Litt has glanced over many of the “proofs” circulating this week and found them to be largely bogus—although he’s seen a few that may be correct. “It’s absolutely very impressive that the models are sometimes able to generate correct answers to some of the problems,” he says. “But they’re generating a huge amount of garbage.” Even by Saturday, it may not be clear whether the LLMs have won or lost.
A Pivotal Year
Regardless of the First Proof outcome, the last month has brought many signs that LLMs will soon be part of many mathematicians’ tool chests.
In January Ravi Vakil, current president of the American Mathematical Society, posted a preprint with two other mathematicians and two researchers from Google in which they collaborated to solve a math problem that bears on his research. The authors document how Google’s LLM helped them get to a proof. “It really did lead us to new ideas,” says Vakil, who wanted to “get a sense of how mathematicians should reasonably be doing math in five years.”
Still, LLMs have yet to contribute a proof that would create buzz if it came from a human. “Every individual result has been vastly overhyped by certain corners of the Internet,” Litt says. Carlo Pagano, who collaborated with Google’s DeepMind team to work on several Erdős problems using Gemini in research posted as a preprint, is also hoping for a more substantial benchmark. “The Erdős problems are not great in some sense,” he says. “It’s important to do this also on problems that we know are of broader interest.”
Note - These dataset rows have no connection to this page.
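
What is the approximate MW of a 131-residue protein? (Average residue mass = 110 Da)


MW = n_residues * 110 Da
MW = 131 * 110
MW = 14410 Da

14410 Da


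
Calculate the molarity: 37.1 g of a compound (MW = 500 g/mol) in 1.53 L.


C = (mass / MW) / volume
C = (37.1 / 500) / 1.53
C = 0.0485 M

0.0485 M


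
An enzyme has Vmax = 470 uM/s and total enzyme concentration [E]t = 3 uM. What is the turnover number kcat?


kcat = Vmax / [E]t
kcat = 470 / 3
kcat = 156.6667 s^-1

156.6667 s^-1


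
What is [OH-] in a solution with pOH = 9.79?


[OH-] = 10^(-pOH)
[OH-] = 10^(-9.79)
[OH-] = 1.622e-10 M

1.622e-10 M


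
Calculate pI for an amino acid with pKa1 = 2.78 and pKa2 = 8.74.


pI = (pKa1 + pKa2) / 2
pI = (2.78 + 8.74) / 2
pI = 5.76

5.76


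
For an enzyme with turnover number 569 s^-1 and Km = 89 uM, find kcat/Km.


Catalytic efficiency = kcat / Km
= 569 / 89
= 6.3933 uM^-1*s^-1

6.3933 uM^-1*s^-1


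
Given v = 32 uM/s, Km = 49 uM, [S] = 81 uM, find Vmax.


Vmax = v * (Km + [S]) / [S]
Vmax = 32 * (49 + 81) / 81
Vmax = 51.358 uM/s

51.358 uM/s


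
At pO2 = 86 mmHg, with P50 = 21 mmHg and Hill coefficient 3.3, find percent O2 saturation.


Y = pO2^n / (P50^n + pO2^n)
Y = 86^3.3 / (21^3.3 + 86^3.3)
Y = 99.06%

99.06%


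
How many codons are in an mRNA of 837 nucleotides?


codons = nucleotides / 3
codons = 837 / 3 = 279

279


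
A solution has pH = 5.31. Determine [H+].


[H+] = 10^(-pH)
[H+] = 10^(-5.31)
[H+] = 4.898e-06 M

4.898e-06 M


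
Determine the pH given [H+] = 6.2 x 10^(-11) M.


pH = -log10([H+])
pH = -log10(6.2 x 10^(-11))
pH = 10.2076

10.2076


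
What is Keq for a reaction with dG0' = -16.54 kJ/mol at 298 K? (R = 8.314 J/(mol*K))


Keq = exp(-dG0 * 1000 / (R * T))
Keq = exp(-(-16.54) * 1000 / (8.314 * 298))
Keq = 793.0536

793.0536


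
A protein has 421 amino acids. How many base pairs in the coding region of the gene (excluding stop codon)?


Each amino acid = 1 codon = 3 bp
bp = 421 * 3 = 1263 bp

1263 bp


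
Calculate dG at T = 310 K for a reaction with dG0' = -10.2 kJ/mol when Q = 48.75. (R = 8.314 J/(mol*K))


dG = dG0' + RT * ln(Q) / 1000
dG = -10.2 + 8.314 * 310 * ln(48.75) / 1000
dG = -0.1826 kJ/mol

-0.1826 kJ/mol


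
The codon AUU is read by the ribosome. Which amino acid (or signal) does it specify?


Standard genetic code lookup.
Codon AUU -> Ile

Ile


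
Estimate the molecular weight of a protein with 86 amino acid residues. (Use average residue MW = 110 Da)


MW = n_residues * 110 Da
MW = 86 * 110
MW = 9460 Da

9460 Da


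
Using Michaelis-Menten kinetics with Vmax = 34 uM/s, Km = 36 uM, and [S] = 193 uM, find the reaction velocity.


v = Vmax * [S] / (Km + [S])
v = 34 * 193 / (36 + 193)
v = 28.655 uM/s

28.655 uM/s


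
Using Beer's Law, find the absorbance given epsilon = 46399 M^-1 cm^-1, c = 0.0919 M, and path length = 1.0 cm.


A = epsilon * c * l
A = 46399 * 0.0919 * 1.0
A = 4264.0681

4264.0681


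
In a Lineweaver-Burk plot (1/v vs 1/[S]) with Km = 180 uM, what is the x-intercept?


x-intercept = -1/Km
= -1/180
= -0.0056 1/uM

-0.0056 1/uM


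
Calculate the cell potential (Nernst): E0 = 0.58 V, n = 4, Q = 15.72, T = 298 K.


E = E0 - (RT/nF) * ln(Q)
E = 0.58 - (8.314 * 298 / (4 * 96485)) * ln(15.72)
E = 0.5623 V

0.5623 V


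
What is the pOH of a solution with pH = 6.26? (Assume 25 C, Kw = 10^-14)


pOH = 14 - pH
pOH = 14 - 6.26
pOH = 7.74

7.74


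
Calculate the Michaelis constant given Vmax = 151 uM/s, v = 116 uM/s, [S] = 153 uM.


Km = [S] * (Vmax - v) / v
Km = 153 * (151 - 116) / 116
Km = 46.1638 uM

46.1638 uM


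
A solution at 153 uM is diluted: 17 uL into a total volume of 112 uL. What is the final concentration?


C2 = C1 * V1 / V2
C2 = 153 * 17 / 112
C2 = 23.2232 uM

23.2232 uM


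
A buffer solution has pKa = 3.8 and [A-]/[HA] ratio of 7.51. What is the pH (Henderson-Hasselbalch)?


pH = pKa + log10([A-]/[HA])
pH = 3.8 + log10(7.51)
pH = 4.6756

4.6756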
But several mathematicians predicted that 2026 will be the year where results of this type, in which AI is a stated contributor, first make it through peer review in major mathematics journals.
“I think it’s going to change the subject,” Sawhney says. “And that’s a really exciting thing.” Given that change, Sawhney has taken an academic leave from Columbia to work for OpenAI. This week Pagano started a joint position at Google DeepMind. “It’s clear that this will change how we do math,” he says, “so better to start early rather than later.”